In 2015, when James Restarick opened his first shop in Kent selling kits for vaping, his friends were surprised.
"They thought I was mad. I didn't actually tell anyone for seven months that I had opened a shop."
Having previously been a partner in a bar and restaurant business he enjoyed his new lifestyle.
"I used to do double shifts, I would be in there day and night - now I have a life."
And as a former heavy smoker, Mr Restarick enjoyed helping others give up cigarettes.
Business went well, Solvape was profitable within eight months, but the market was about to get a lot more difficult.
I met Mr Restarick in his second shop, on Whitecross Street in central London, which he opened in April 2017.
He chose the street because there was no competition, but within months there were two other vape shops.
"I opened it up... bang on the time that everyone wanted to open a store," he says.
He feels the market is "saturated" with people hoping to strike it rich.
"All of a sudden there's a new market where, with a little bit of money, you can have a go."
As well as increased competition, vape shop owners have had to cope with new regulations. The Tobacco Products Directive (TPD) came into force in May 2016. It was designed to protect consumers yet had unforeseen consequences.
Wholesalers discounted products that were no longer allowed under the new rules, in particular larger bottles of vaping liquid.
Shops took advantage of this temporary drop in wholesale costs and slashed their own prices, which fell by as much as 40% last summer, upsetting the economics of running a vaping shop.
Since then stores have found it difficult to put prices back up.
"It's ridiculous," says Mr Restarick. Tighter profit margins will cause many shops to close, he thinks.
"Everyone's opening up thinking it's a quick buck. There's only so many people vaping. A lot of shops will be shutting."
Vaping and smoking
A traditional cigarette burns tobacco, producing tar and carbon monoxide that cause health problems.
E-cigarettes have a small chamber which is filled with a water-based liquid. That is then heated producing a vapour, hence vaping.
That vapour does not contain tar or carbon monoxide, but does include additives and flavourings.
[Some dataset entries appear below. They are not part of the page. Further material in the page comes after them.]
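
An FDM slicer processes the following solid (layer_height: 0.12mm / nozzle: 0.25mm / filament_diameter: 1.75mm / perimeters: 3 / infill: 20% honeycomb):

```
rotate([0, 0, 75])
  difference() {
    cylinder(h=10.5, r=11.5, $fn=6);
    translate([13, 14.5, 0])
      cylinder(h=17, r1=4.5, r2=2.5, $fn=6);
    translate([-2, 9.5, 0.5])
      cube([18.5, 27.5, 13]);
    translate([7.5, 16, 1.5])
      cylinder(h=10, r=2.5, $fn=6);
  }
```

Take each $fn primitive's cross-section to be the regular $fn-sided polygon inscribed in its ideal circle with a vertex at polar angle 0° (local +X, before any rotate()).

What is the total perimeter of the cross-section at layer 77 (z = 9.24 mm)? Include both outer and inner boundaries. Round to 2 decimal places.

69.19 mm

At z = 9.24 mm: the r=11.5 cylinder gives a regular 6-gon of circumradius 11.5 (constant along its height) (perimeter = 2·6·11.500·sin(180°/6) = 69.00 mm); the cone at (13, 14.5) (r1=4.5→r2=2.5) has section circumradius 3.413 here — a regular 6-gon (perimeter = 2·6·3.413·sin(180°/6) = 20.48 mm); the 18.5×27.5 cube at (-2, 9.5) contributes its full rectangle (perimeter 92.00 mm); the r=2.5 cylinder at (7.5, 16) contributes a regular 6-gon of circumradius 2.5 (perimeter = 2·6·2.500·sin(180°/6) = 15.00 mm); Taking the first minus the rest: starting from the r=11.5 cylinder, the cone at (13, 14.5) misses the remaining region (no effect); the 18.5×27.5 cube at (-2, 9.5) partially overlaps it — only the 3.62 mm² overlap (of its 508.75 mm²) is removed, clipping the outline; the r=2.5 cylinder at (7.5, 16) misses the remaining region (no effect) — boundary = 69.19 mm; (whole slice rotated 75° about Z — lengths, areas and connectivity unchanged). Overall, the cross-section is a single solid region. Total boundary length (outer) = 69.19 mm.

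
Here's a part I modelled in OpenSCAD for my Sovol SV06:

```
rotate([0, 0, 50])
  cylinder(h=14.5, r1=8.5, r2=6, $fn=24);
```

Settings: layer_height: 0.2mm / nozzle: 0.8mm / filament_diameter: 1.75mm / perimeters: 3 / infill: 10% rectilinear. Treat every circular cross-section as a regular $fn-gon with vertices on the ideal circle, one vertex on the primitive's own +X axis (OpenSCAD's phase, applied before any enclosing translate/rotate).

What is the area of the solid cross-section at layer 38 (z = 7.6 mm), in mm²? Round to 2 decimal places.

At z = 7.6 mm: the cone (r1=8.5→r2=6) has section circumradius 7.190 here — a regular 24-gon (area = (24/2)·7.190²·sin(360°/24) = 160.54 mm²); (rotated 50° about Z; rotation is an isometry so areas/perimeters/island counts are preserved). Overall, the cross-section is a single solid region. Net area = 160.54 mm².

160.54 mm²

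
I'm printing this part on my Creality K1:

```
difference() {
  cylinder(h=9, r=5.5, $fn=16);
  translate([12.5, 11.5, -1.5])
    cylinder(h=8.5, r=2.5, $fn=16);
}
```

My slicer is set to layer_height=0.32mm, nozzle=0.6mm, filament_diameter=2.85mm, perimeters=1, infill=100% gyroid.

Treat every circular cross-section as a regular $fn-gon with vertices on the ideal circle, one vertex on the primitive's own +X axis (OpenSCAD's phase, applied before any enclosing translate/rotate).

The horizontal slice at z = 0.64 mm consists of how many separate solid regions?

1

At z = 0.64 mm: the r=5.5 cylinder contributes a regular 16-gon of circumradius 5.5; the cylinder at (12.5, 11.5): section is a regular 16-gon, circumradius r=2.5; Taking the first minus the rest: starting from the r=5.5 cylinder, the r=2.5 cylinder at (12.5, 11.5) misses the remaining region (no effect) — 1 connected region. The result has 1 disconnected region.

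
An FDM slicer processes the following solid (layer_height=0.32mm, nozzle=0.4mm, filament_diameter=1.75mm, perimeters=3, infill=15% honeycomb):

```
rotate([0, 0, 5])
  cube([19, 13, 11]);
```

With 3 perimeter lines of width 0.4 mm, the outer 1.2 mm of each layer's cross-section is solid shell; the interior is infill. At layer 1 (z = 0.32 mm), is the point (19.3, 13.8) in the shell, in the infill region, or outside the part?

outside

At z = 0.32 mm: the cube is present — its section is the full 19×13 rectangle; (rotated 5° about Z; rotation is an isometry so areas/perimeters/island counts are preserved). Overall, the cross-section is a single solid region. Undo the 5° rotation: the query point maps to (20.429, 12.065) in the un-rotated model frame. The nearest boundary edge runs (19.00, 0.00)→(19.00, 13.00); distance from the point to it = 1.43 mm. The point is not inside any of the regions above, so it lies outside the cross-section (1.43 mm from the nearest boundary).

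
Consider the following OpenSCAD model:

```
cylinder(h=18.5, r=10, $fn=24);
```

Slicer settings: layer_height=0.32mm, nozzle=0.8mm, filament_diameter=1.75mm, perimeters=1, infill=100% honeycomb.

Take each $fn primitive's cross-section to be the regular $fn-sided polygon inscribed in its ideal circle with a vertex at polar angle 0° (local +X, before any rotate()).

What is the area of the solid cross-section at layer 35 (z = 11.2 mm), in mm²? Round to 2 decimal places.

310.58 mm²

At z = 11.2 mm: the cylinder: section is a regular 24-gon, circumradius r=10 (area = (24/2)·10.000²·sin(360°/24) = 310.58 mm²). Overall, the cross-section is a single solid region. Net area = 310.58 mm².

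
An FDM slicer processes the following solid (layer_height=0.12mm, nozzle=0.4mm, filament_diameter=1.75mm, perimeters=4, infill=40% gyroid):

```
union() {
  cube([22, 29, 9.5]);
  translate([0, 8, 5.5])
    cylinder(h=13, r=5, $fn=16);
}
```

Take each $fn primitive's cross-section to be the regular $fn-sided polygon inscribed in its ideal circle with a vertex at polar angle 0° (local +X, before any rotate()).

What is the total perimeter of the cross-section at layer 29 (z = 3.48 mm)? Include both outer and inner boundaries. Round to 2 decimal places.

At z = 3.48 mm: the cube is present — its section is the full 22×29 rectangle (perimeter 102.00 mm); the cylinder at (0, 8) is not intersected at this z (z outside [5.5, 18.5]); Merging all regions: only the 22×29 cube is present, so the union is just that shape — boundary = 102.00 mm. Overall, the cross-section is a single solid region. Total boundary length (outer) = 102.00 mm.

102.00 mm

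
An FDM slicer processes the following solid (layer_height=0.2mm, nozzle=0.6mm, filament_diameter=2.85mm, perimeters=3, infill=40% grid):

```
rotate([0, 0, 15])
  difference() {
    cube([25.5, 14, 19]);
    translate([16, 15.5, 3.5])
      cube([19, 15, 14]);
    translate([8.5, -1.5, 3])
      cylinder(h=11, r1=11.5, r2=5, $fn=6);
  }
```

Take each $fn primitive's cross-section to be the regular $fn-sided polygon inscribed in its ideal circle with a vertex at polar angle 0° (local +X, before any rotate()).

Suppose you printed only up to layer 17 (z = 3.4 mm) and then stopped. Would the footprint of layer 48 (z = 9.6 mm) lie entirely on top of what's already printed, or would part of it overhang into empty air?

Compare the two slices. At z = 3.4: the cube (footprint 25.5×14) is included at this height (area 357.00 mm²); the cube at (16, 15.5) is absent (z outside [3.5, 17.5]); the cone at (8.5, -1.5) (r1=11.5→r2=5) has section circumradius 11.264 here — a regular 6-gon (area = (6/2)·11.264²·sin(360°/6) = 329.62 mm²); After the difference (first − rest): starting from the 25.5×14 cube (357.00 mm²), the cone at (8.5, -1.5) partially overlaps it — only the 129.20 mm² overlap (of its 329.62 mm²) is removed, clipping the outline — area = 227.80 mm²; (rotated 15° about Z; rotation is an isometry so areas/perimeters/island counts are preserved). At z = 9.6: the cube is present — its section is the full 25.5×14 rectangle (area 357.00 mm²); the 19×15 cube at (16, 15.5) contributes its full rectangle (area 285.00 mm²); the cone at (8.5, -1.5) (r1=11.5→r2=5) has section circumradius 7.600 here — a regular 6-gon (area = (6/2)·7.600²·sin(360°/6) = 150.06 mm²); Subtracting the remaining from the first: starting from the 25.5×14 cube (357.00 mm²), the 19×15 cube at (16, 15.5) misses the remaining region (no effect); the cone at (8.5, -1.5) partially overlaps it — only the 53.53 mm² overlap (of its 150.06 mm²) is removed, clipping the outline — area = 303.47 mm²; (rotated 15° about Z; rotation is an isometry so areas/perimeters/island counts are preserved). Checking containment: at z = 9.6 the cross-section extends beyond the z = 3.4 cross-section by about 75.67 mm².

part overhangs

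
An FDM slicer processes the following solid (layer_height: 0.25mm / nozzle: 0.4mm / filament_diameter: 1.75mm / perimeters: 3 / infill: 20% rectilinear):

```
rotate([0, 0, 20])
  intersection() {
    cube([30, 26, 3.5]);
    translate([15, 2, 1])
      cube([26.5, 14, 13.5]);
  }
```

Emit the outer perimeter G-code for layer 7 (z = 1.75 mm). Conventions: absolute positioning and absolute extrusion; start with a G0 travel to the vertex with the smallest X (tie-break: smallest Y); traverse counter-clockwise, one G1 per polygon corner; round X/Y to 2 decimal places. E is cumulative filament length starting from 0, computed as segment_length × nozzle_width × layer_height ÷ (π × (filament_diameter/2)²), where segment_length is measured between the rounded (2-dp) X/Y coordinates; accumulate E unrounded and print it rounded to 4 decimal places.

At z = 1.75 mm: the cube is present — its section is the full 30×26 rectangle; the 26.5×14 cube at (15, 2) contributes its full rectangle; Taking the intersection: the 26.5×14 cube at (15, 2) partially overlaps the 30×26 cube; clipping to the common part keeps 210.00 mm² — 1 connected region; (whole slice rotated 20° about Z — lengths, areas and connectivity unchanged). The outline is a single polygon with 4 vertices. Extrusion per mm of travel: 0.4 × 0.25 / (π × 0.875²) = 0.041575. Accumulating E over each segment gives final E = 2.4121.

G0 X8.62 Y20.17 Z1.75
G1 X13.41 Y7.01 E0.5822
G1 X27.51 Y12.14 E1.2060
G1 X22.72 Y25.30 E1.7883
G1 X8.62 Y20.17 E2.4121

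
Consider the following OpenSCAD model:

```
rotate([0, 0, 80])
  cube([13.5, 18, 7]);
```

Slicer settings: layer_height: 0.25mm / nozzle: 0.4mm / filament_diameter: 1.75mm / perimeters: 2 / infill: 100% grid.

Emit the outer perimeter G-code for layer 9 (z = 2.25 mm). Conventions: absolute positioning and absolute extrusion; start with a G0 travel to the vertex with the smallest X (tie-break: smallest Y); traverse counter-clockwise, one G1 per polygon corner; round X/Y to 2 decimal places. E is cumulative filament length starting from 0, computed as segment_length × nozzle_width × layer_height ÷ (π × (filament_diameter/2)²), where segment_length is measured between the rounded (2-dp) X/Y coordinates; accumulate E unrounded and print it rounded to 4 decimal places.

At z = 2.25 mm: the 13.5×18 cube contributes its full rectangle; (whole slice rotated 80° about Z — lengths, areas and connectivity unchanged). The outline is a single polygon with 4 vertices. Extrusion per mm of travel: 0.4 × 0.25 / (π × 0.875²) = 0.041575. Accumulating E over each segment gives final E = 2.6188.

G0 X-17.73 Y3.13 Z2.25
G1 X0.00 Y0.00 E0.7485
G1 X2.34 Y13.29 E1.3096
G1 X-15.38 Y16.42 E2.0577
G1 X-17.73 Y3.13 E2.6188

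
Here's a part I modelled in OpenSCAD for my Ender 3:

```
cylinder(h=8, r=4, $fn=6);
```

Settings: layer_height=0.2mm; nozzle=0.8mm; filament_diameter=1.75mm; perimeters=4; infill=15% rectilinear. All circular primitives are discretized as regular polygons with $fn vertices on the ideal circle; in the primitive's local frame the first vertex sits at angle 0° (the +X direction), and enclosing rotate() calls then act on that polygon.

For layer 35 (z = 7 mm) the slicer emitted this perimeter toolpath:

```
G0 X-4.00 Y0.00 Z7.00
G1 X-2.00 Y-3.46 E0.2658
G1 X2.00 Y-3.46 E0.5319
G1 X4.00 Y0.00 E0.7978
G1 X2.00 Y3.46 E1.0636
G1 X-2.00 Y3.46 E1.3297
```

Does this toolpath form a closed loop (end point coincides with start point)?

no

Start point (G0): (-4.00, 0.00). End point (last G1): the path does not return to the start — open.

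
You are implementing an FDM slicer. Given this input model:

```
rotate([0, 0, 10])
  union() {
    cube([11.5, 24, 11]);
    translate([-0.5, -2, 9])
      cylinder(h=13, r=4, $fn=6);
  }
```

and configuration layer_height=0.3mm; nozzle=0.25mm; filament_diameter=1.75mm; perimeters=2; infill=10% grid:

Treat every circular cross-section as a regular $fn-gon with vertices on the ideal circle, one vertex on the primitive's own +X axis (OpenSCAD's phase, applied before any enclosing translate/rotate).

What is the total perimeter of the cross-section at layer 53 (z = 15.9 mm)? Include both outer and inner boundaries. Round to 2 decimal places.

At z = 15.9 mm: the cube is absent (z outside [0, 11]); the r=4 cylinder at (-0.5, -2) gives a regular 6-gon of circumradius 4 (constant along its height) (perimeter = 2·6·4.000·sin(180°/6) = 24.00 mm); Combining (union): only the r=4 cylinder at (-0.5, -2) is present, so the union is just that shape — boundary = 24.00 mm; (whole slice rotated 10° about Z — lengths, areas and connectivity unchanged). Overall, the cross-section is a single solid region. Total boundary length (outer) = 24.00 mm.

24.00 mm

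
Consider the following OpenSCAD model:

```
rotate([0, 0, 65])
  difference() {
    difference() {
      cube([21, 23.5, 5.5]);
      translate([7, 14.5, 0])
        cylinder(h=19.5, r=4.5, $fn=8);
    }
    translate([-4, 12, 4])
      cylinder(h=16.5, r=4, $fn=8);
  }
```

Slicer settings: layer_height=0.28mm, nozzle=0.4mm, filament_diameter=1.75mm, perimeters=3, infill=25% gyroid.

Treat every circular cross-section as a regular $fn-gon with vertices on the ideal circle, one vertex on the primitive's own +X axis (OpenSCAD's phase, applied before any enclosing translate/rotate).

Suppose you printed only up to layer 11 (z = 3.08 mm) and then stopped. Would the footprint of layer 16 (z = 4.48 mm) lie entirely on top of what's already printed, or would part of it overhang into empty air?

entirely on top

Compare the two slices. At z = 3.08: the cube (footprint 21×23.5) is included at this height (area 493.50 mm²); the cylinder at (7, 14.5): section is a regular 8-gon, circumradius r=4.5 (area = (8/2)·4.500²·sin(360°/8) = 57.28 mm²); Taking the first minus the rest: starting from the 21×23.5 cube (493.50 mm²), the r=4.5 cylinder at (7, 14.5) lies wholly inside it (removes its full 57.28 mm² and its 27.55 mm outline becomes a hole wall) — area = 436.22 mm²; the cylinder at (-4, 12) is absent (z outside [4, 20.5]); Taking the first minus the rest: none of the subtracted shapes is present at this height, so that combined region is unchanged — area = 436.22 mm²; (whole slice rotated 65° about Z — lengths, areas and connectivity unchanged). At z = 4.48: the cube is present — its section is the full 21×23.5 rectangle (area 493.50 mm²); the r=4.5 cylinder at (7, 14.5) gives a regular 8-gon of circumradius 4.5 (constant along its height) (area = (8/2)·4.500²·sin(360°/8) = 57.28 mm²); Taking the first minus the rest: starting from the 21×23.5 cube (493.50 mm²), the r=4.5 cylinder at (7, 14.5) lies wholly inside it (removes its full 57.28 mm² and its 27.55 mm outline becomes a hole wall) — area = 436.22 mm²; the cylinder at (-4, 12): section is a regular 8-gon, circumradius r=4 (area = (8/2)·4.000²·sin(360°/8) = 45.25 mm²); Taking the first minus the rest: starting from that combined region (436.22 mm²), the r=4 cylinder at (-4, 12) misses the remaining region (no effect) — area = 436.22 mm²; (whole slice rotated 65° about Z — lengths, areas and connectivity unchanged). Checking containment: the cross-section at z = 4.48 is a subset of the cross-section at z = 3.08.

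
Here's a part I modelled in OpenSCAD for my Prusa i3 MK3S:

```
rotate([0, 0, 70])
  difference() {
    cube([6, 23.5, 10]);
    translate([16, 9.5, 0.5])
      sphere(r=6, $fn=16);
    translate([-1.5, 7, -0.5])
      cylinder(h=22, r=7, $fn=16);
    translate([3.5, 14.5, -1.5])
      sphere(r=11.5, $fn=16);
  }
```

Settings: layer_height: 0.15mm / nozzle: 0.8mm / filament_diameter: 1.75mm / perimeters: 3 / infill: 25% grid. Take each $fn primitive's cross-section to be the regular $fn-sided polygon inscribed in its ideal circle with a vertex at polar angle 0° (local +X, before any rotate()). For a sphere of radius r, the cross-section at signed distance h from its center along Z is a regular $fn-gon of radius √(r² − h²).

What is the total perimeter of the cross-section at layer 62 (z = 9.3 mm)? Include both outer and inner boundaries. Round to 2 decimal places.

59.46 mm

At z = 9.3 mm: the cube is present — its section is the full 6×23.5 rectangle (perimeter 59.00 mm); the sphere at (16, 9.5) is absent (|z−center|=8.800 > r=6); the cylinder at (-1.5, 7): section is a regular 16-gon, circumradius r=7 (perimeter = 2·16·7.000·sin(180°/16) = 43.70 mm); the r=11.5 sphere at (3.5, 14.5) contributes a regular 16-gon of circumradius √(11.5²−10.8²) = 3.951 (perimeter = 2·16·3.951·sin(180°/16) = 24.67 mm); Taking the first minus the rest: starting from the 6×23.5 cube, the r=7 cylinder at (-1.5, 7) partially overlaps it — only the 54.45 mm² overlap (of its 150.01 mm²) is removed, clipping the outline; the r=11.5 sphere at (3.5, 14.5) partially overlaps it — only the 34.29 mm² overlap (of its 47.79 mm²) is removed, clipping the outline — boundary = 59.46 mm; (whole slice rotated 70° about Z — lengths, areas and connectivity unchanged). Overall, the cross-section has 2 separate islands. Total boundary length (outer) = 59.46 mm.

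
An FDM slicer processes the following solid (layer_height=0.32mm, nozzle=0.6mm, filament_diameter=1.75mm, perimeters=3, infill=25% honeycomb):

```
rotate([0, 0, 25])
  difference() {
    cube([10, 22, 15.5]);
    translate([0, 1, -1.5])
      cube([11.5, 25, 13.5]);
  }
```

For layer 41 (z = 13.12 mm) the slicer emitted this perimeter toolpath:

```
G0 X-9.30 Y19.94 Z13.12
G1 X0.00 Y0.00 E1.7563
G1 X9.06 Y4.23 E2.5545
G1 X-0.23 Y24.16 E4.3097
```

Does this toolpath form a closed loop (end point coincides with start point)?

Start point (G0): (-9.30, 19.94). End point (last G1): the path does not return to the start — open.

no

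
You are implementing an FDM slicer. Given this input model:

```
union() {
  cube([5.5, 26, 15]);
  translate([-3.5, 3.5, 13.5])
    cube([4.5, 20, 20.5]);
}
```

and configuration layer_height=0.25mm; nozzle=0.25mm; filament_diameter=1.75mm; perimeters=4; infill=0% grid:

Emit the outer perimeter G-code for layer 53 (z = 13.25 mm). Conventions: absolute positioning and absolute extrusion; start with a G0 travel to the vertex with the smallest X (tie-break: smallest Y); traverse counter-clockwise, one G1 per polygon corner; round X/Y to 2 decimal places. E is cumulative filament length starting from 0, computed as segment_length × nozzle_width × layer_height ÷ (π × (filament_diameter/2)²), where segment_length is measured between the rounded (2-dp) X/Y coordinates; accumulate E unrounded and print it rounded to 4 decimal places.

G0 X0.00 Y0.00 Z13.25
G1 X5.50 Y0.00 E0.1429
G1 X5.50 Y26.00 E0.8185
G1 X0.00 Y26.00 E0.9614
G1 X0.00 Y0.00 E1.6370

At z = 13.25 mm: the 5.5×26 cube contributes its full rectangle; the cube at (-3.5, 3.5) is not intersected at this z (z outside [13.5, 34]); Combining (union): only the 5.5×26 cube is present, so the union is just that shape — 1 connected region. The outline is a single polygon with 4 vertices. Extrusion per mm of travel: 0.25 × 0.25 / (π × 0.875²) = 0.025984. Accumulating E over each segment gives final E = 1.6370.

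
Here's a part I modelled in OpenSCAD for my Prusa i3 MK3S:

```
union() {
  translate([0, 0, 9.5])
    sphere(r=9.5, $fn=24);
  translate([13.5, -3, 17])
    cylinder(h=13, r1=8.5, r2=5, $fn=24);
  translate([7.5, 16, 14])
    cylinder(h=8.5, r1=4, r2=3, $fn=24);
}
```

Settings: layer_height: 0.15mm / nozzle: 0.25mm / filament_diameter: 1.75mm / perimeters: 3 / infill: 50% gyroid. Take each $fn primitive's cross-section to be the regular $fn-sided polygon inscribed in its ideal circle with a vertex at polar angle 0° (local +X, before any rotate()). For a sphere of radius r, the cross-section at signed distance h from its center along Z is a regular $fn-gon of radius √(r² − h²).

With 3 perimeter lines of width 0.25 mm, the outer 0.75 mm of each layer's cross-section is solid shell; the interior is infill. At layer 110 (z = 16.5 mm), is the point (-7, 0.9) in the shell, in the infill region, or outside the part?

outside

At z = 16.5 mm: the r=9.5 sphere slices to a regular 24-gon of circumradius 6.423 (√(r²−h²) with h=7 from center); the cone at (13.5, -3) is absent (z outside [17, 30]); the cone at (7.5, 16) (r1=4→r2=3) has section circumradius 3.706 here — a regular 24-gon; Taking the union: the 2 present regions are separate (no shared area or edge), so areas and boundary lengths simply add and each stays a separate island — 2 connected regions. Overall, the cross-section has 2 separate islands. The nearest boundary edge runs (-6.42, 0.00)→(-6.20, 1.66); distance from the point to it = 0.69 mm. The point is not inside any of the regions above, so it lies outside the cross-section (0.69 mm from the nearest boundary).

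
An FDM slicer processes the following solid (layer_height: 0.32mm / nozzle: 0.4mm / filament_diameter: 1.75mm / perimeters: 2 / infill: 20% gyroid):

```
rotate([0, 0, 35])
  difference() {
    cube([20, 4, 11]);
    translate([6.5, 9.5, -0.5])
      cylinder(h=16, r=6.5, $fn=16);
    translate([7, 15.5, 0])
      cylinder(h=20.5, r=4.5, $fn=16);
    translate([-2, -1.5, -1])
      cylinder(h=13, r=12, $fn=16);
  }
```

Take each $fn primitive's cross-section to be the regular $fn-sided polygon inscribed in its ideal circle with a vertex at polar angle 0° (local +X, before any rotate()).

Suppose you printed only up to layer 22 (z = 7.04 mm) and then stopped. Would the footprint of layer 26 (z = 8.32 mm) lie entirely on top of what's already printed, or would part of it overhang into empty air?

entirely on top

Compare the two slices. At z = 7.04: the 20×4 cube contributes its full rectangle (area 80.00 mm²); the cylinder at (6.5, 9.5): section is a regular 16-gon, circumradius r=6.5 (area = (16/2)·6.500²·sin(360°/16) = 129.35 mm²); the r=4.5 cylinder at (7, 15.5) gives a regular 16-gon of circumradius 4.5 (constant along its height) (area = (16/2)·4.500²·sin(360°/16) = 61.99 mm²); the r=12 cylinder at (-2, -1.5) contributes a regular 16-gon of circumradius 12 (area = (16/2)·12.000²·sin(360°/16) = 440.85 mm²); Taking the first minus the rest: starting from the 20×4 cube (80.00 mm²), the r=6.5 cylinder at (6.5, 9.5) partially overlaps it — only the 4.13 mm² overlap (of its 129.35 mm²) is removed, clipping the outline; the r=4.5 cylinder at (7, 15.5) misses the remaining region (no effect); the r=12 cylinder at (-2, -1.5) partially overlaps it — only the 33.26 mm² overlap (of its 440.85 mm²) is removed, clipping the outline — area = 42.61 mm²; (rotated 35° about Z; rotation is an isometry so areas/perimeters/island counts are preserved). At z = 8.32: the cube is present — its section is the full 20×4 rectangle (area 80.00 mm²); the cylinder at (6.5, 9.5): section is a regular 16-gon, circumradius r=6.5 (area = (16/2)·6.500²·sin(360°/16) = 129.35 mm²); the cylinder at (7, 15.5): section is a regular 16-gon, circumradius r=4.5 (area = (16/2)·4.500²·sin(360°/16) = 61.99 mm²); the cylinder at (-2, -1.5): section is a regular 16-gon, circumradius r=12 (area = (16/2)·12.000²·sin(360°/16) = 440.85 mm²); After the difference (first − rest): starting from the 20×4 cube (80.00 mm²), the r=6.5 cylinder at (6.5, 9.5) partially overlaps it — only the 4.13 mm² overlap (of its 129.35 mm²) is removed, clipping the outline; the r=4.5 cylinder at (7, 15.5) misses the remaining region (no effect); the r=12 cylinder at (-2, -1.5) partially overlaps it — only the 33.26 mm² overlap (of its 440.85 mm²) is removed, clipping the outline — area = 42.61 mm²; (rotated 35° about Z; rotation is an isometry so areas/perimeters/island counts are preserved). Checking containment: the cross-section at z = 8.32 is a subset of the cross-section at z = 7.04.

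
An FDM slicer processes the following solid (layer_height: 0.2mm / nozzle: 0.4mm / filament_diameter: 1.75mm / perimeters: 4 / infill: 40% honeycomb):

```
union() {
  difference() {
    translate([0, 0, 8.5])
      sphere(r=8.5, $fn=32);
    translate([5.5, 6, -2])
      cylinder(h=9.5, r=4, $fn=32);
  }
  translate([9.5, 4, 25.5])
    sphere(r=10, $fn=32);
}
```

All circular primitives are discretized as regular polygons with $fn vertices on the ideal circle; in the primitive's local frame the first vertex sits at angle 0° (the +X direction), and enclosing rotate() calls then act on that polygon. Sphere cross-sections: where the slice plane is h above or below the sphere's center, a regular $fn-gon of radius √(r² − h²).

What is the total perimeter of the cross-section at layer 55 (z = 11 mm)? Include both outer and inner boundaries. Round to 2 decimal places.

At z = 11 mm: the r=8.5 sphere contributes a regular 32-gon of circumradius √(8.5²−2.5²) = 8.124 (perimeter = 2·32·8.124·sin(180°/32) = 50.96 mm); the cylinder at (5.5, 6) does not reach this height (z outside [-2, 7.5]); Taking the first minus the rest: none of the subtracted shapes is present at this height, so the r=8.5 sphere is unchanged — boundary = 50.96 mm; the sphere at (9.5, 4) is not intersected at this z (|z−center|=14.500 > r=10); Merging all regions: only that combined region is present, so the union is just that shape — boundary = 50.96 mm. Overall, the cross-section is a single solid region. Total boundary length (outer) = 50.96 mm.

50.96 mm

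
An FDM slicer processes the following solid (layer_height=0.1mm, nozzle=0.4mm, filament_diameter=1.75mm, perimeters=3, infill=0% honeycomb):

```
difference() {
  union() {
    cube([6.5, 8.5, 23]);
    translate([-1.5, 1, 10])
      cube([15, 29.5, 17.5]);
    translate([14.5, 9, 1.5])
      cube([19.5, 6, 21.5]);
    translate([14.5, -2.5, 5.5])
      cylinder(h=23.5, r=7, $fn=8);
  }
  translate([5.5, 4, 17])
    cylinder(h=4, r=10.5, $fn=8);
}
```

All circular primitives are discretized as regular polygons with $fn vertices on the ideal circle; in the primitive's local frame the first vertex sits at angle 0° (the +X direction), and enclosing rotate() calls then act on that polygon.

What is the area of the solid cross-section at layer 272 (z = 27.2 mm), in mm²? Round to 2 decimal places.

At z = 27.2 mm: the cube is absent (z outside [0, 23]); the 15×29.5 cube at (-1.5, 1) contributes its full rectangle (area 442.50 mm²); the cube at (14.5, 9) does not reach this height (z outside [1.5, 23]); the r=7 cylinder at (14.5, -2.5) contributes a regular 8-gon of circumradius 7 (area = (8/2)·7.000²·sin(360°/8) = 138.59 mm²); Taking the union: the regions partially overlap — summed areas 581.09 mm² minus the doubly-counted overlap 9.39 mm² gives 571.70 mm² — area = 571.70 mm²; the cylinder at (5.5, 4) does not reach this height (z outside [17, 21]); Subtracting the remaining from the first: none of the subtracted shapes is present at this height, so that combined region is unchanged — area = 571.70 mm². Overall, the cross-section is a single solid region. Net area = 571.70 mm².

571.70 mm²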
Users can choose whether to use a liquid that contains nicotine.
An independent review of the latest evidence, published by Public Health England earlier this year, suggests at least 20,000 people a year are quitting with the help of e-cigarettes.
Data about vape shops is patchy as the industry is relatively new.
In 2017, 381 tobacconists opened in the UK, the vast majority of which would have been vape shops, says the Local Data Company.
The UK Vaping Industry Association (UKVIA) says there are around 2,000 UK vaping outlets.
This number is likely to grow "exponentially", mirroring the growth of coffee and mobile phone shops, it adds.
But Fraser Cropper is not quite so bullish.
He is managing director of Totally Wicked, the UK's biggest vaping shop chain with 140 stores.
His company opened its first High Street store in 2011, but Mr Cropper says the big expansion came after 2013, when new products came on to the market.
"There's definitely a change from undersupply to oversupply," he says.
"I think we're in a period of rationalisation now," he says, and a lot of stores need investment otherwise they will be forced to close.
Customers want "normal retail service, rather than something which is too peculiar or arcane".
"A vaping store where there are plumes of smoke rolling out of the door doesn't appeal to the mass vaper."
The days when a plucky entrepreneur could quickly and cheaply get into an expanding market are over.
A "decent" High Street store costs £30,000-50,000, Mr Cropper estimates.
Big firms can also experiment with other ways of reaching customers. Totally Wicked has recently launched a subscription service, which Mr Cropper says has been "relatively successful".
But like the smaller firms, Mr Cropper has issues with the regulation of his business.
In particular he would like restrictions on advertising to be lifted.
"We can't talk about the relative risks of our product compared to tobacco, which is bizarre."
He would also like to sell bigger bottles of vaping liquid, the limit is currently 10ml and bigger bottles would mean better discounts for customers, he says.
"You've got to take it really carefully in the current climate," says Anthony Mixides, the founder of the London Vape Company.
He opened his first store in 2014 and expanded quickly, owning four shops in North London by the end of 2015, but now says he is waiting to "see how the market pans out and then make that decision on growth."
He attributes his caution to a general downturn on the High Street and rising costs, particularly business rates. He's also keeping an eye on the big tobacco companies, who are launching products that heat tobacco, rather than burn it, which they claim is less damaging to health.
But Mr Mixides thinks there will always be a place for vaping stores - as long as they provide good service. In his experience shoppers like to browse and try products and has found that a loyalty card scheme has kept customers coming back.
Back at Solvape in east London, James Restarick says he will be one of the industry's survivors. He has refurbished his shop in Kent and sharpened his prices.
"I've now done deals with my wholesalers. I've now got the best price I've ever had and I've undercut every shop."